De acordo com levantamento da consultoria 4hunter, as principais causas da falta de motivação no ambiente corporativo são: salário abaixo da expectativa, clima pesado e falta de reconhecimento profissional. Muitas vezes, alguns fatores podem ser efeito de um cenário comercial conturbado. Ainda assim, as organizações devem procurar soluções a fim de diminuir o turnover.

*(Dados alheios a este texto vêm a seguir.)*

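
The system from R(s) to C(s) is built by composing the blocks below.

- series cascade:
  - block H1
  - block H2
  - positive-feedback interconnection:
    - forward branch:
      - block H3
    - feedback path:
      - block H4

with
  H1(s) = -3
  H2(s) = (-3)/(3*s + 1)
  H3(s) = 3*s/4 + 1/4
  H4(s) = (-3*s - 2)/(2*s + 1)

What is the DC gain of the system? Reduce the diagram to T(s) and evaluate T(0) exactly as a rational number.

[1] reduce the feedback loop with forward H3 and return H4, giving (6*s^2 + 5*s + 1)/(9*s^2 + 17*s + 6)
[2] series reduction of H1, H2, [H3/(1-H3*H4)], giving (18*s + 9)/(9*s^2 + 17*s + 6)
That last expression is T(s); at s = 0 only the constant terms survive, so T(0) = 9/6 = 3/2.

Final answer: 3/2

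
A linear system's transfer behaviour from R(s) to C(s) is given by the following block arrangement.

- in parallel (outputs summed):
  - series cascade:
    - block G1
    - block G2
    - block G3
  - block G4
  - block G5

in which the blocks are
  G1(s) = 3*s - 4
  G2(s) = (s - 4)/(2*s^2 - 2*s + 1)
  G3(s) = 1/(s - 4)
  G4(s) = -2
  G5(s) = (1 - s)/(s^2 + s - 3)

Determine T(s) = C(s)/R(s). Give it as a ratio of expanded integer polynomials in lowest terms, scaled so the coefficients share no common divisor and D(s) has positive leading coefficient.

Reducing step by step:

[1] reduce the series chain G1, G2, G3 = (3*s - 4)/(2*s^2 - 2*s + 1)
[2] combine (G1*G2*G3), G4, G5 in parallel - this is the overall T(s), already in the required normalized form

Answer: (-4*s^4 + s^3 + 17*s^2 - 30*s + 19)/(2*s^4 - 7*s^2 + 7*s - 3)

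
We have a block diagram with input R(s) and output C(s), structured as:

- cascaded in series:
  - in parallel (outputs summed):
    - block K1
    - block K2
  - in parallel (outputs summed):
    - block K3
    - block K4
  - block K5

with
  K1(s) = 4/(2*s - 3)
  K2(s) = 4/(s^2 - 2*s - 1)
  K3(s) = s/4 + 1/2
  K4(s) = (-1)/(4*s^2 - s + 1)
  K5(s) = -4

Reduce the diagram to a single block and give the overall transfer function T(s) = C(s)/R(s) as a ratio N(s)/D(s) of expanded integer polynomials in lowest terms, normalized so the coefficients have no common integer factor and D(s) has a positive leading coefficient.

1. parallel reduction of K1, K2, giving (4*s^2 - 16)/(2*s^3 - 7*s^2 + 4*s + 3)
2. sum the parallel branches K3, K4, giving (4*s^3 + 7*s^2 - s - 2)/(16*s^2 - 4*s + 4)
3. combine (K1+K2), (K3+K4), K5 in series: this yields T(s), and no further normalization is needed

Therefore the answer is (-16*s^5 - 28*s^4 + 68*s^3 + 120*s^2 - 16*s - 32)/(8*s^5 - 30*s^4 + 25*s^3 + s^2 + s + 3).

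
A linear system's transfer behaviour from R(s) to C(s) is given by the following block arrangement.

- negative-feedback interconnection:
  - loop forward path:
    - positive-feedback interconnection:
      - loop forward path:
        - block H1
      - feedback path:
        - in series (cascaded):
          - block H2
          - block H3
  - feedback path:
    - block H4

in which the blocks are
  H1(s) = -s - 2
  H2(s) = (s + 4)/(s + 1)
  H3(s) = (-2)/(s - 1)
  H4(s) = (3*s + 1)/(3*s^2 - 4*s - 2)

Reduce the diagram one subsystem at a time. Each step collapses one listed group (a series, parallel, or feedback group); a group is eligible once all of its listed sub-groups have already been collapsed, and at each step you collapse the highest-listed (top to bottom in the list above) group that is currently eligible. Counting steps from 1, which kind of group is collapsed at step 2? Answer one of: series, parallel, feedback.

Step 1: combine H2, H3 in series
Step 2: feedback reduction of H1, (H2*H3)
Step 3: apply the feedback formula to [H1/(1-H1*(H2*H3))], H4
So the answer for step 2 is feedback.

Hence the answer: feedback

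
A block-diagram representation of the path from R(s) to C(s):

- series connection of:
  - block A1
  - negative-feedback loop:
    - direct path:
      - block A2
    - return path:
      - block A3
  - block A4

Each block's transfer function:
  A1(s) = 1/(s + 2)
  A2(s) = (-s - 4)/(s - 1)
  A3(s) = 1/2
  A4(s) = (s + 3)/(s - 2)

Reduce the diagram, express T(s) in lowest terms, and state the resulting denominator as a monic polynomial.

Answer: s^3 - 6*s^2 - 4*s + 24

Working:
Step 1 - close the feedback loop around A2, A3; result (-2*s - 8)/(s - 6)
Step 2 - multiply A1, [A2/(1+A2*A3)], A4 (series); result (-2*s^2 - 14*s - 24)/(s^3 - 6*s^2 - 4*s + 24)
T(s) is the step-2 result (common factors already cancelled). Leading coefficient of the denominator: 1, so no rescaling is needed.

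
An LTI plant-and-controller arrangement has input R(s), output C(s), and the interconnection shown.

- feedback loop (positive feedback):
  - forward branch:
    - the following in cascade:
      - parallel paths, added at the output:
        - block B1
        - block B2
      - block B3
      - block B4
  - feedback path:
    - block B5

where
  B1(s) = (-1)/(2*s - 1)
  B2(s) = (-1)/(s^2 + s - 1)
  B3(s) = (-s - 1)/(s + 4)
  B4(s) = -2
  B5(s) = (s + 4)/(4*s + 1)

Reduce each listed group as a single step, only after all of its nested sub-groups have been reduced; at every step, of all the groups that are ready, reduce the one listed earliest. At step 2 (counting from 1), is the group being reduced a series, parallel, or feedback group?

Step 1: add B1, B2 (parallel)
Step 2: cascade (B1+B2), B3, B4
Step 3: feedback reduction of ((B1+B2)*B3*B4), B5
Step 2: series.

Therefore the answer is series.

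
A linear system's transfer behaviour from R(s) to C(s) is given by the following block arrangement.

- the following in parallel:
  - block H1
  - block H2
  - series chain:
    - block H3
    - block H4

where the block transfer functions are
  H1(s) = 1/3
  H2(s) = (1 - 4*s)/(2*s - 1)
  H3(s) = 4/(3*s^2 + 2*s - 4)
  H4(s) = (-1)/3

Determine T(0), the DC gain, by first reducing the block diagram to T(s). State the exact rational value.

The answer is -1/3.

Reasoning:
(1) series reduction of H3, H4; result (-4)/(9*s^2 + 6*s - 12)
(2) sum the parallel branches H1, H2, (H3*H4); result (-30*s^3 - 14*s^2 + 36*s - 4)/(18*s^3 + 3*s^2 - 30*s + 12)
That last expression is T(s); at s = 0 only the constant terms survive, so T(0) = -4/12 = -1/3.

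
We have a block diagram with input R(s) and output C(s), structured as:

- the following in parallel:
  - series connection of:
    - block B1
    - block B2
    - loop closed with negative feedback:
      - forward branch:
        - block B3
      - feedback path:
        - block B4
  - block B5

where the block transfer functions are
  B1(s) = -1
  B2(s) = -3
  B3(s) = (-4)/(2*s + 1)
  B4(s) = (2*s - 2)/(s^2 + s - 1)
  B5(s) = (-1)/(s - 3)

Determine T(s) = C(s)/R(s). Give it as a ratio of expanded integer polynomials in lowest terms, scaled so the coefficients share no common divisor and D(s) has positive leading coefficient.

1. feedback reduction of B3, B4; result (-4*s^2 - 4*s + 4)/(2*s^3 + 3*s^2 - 9*s + 7)
2. reduce the series chain B1, B2, [B3/(1+B3*B4)]; result (-12*s^2 - 12*s + 12)/(2*s^3 + 3*s^2 - 9*s + 7)
3. sum the parallel branches (B1*B2*[B3/(1+B3*B4)]), B5, giving the overall T(s)

Final answer: (-14*s^3 + 21*s^2 + 57*s - 43)/(2*s^4 - 3*s^3 - 18*s^2 + 34*s - 21)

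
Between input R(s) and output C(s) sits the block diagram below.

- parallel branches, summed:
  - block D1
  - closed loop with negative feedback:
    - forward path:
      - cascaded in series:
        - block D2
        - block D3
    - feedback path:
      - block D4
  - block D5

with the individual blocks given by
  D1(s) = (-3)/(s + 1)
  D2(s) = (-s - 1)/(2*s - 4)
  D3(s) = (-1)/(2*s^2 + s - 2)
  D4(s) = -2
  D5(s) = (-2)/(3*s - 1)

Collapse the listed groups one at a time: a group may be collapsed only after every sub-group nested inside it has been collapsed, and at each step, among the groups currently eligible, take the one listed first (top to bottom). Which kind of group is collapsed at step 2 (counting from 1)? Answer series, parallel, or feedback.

Step 1: combine D2, D3 in series
Step 2: feedback reduction of (D2*D3), D4
Step 3: add D1, [(D2*D3)/(1+(D2*D3)*D4)], D5 (parallel)
The group at step 2 is a feedback group.

Answer: feedback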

Uma equipe desmotivada pode gerar sérias consequências para a corporação. Afinal, se o colaborador não está engajado, não levará as atividades da companhia como prioridades. Assim, ocorre um severo dano na produtividade, resultando em atrasos constantes, faltas, afastamentos, retrabalho e reuniões pouco eficazes.

Logo, há um prejuízo geral em toda a empreitada, afetando também nas vendas e perda da lucratividade. “Em um cenário desafiador, apresentar benefícios, entender e atender a necessidade dos contratados se torna ainda mais fundamental. Afinal, eles são a empresa e precisam estar felizes para atingir os melhores resultados. Motivar não é gasto, é investimento”, afirma o consultor de RH Marcelo Gomes.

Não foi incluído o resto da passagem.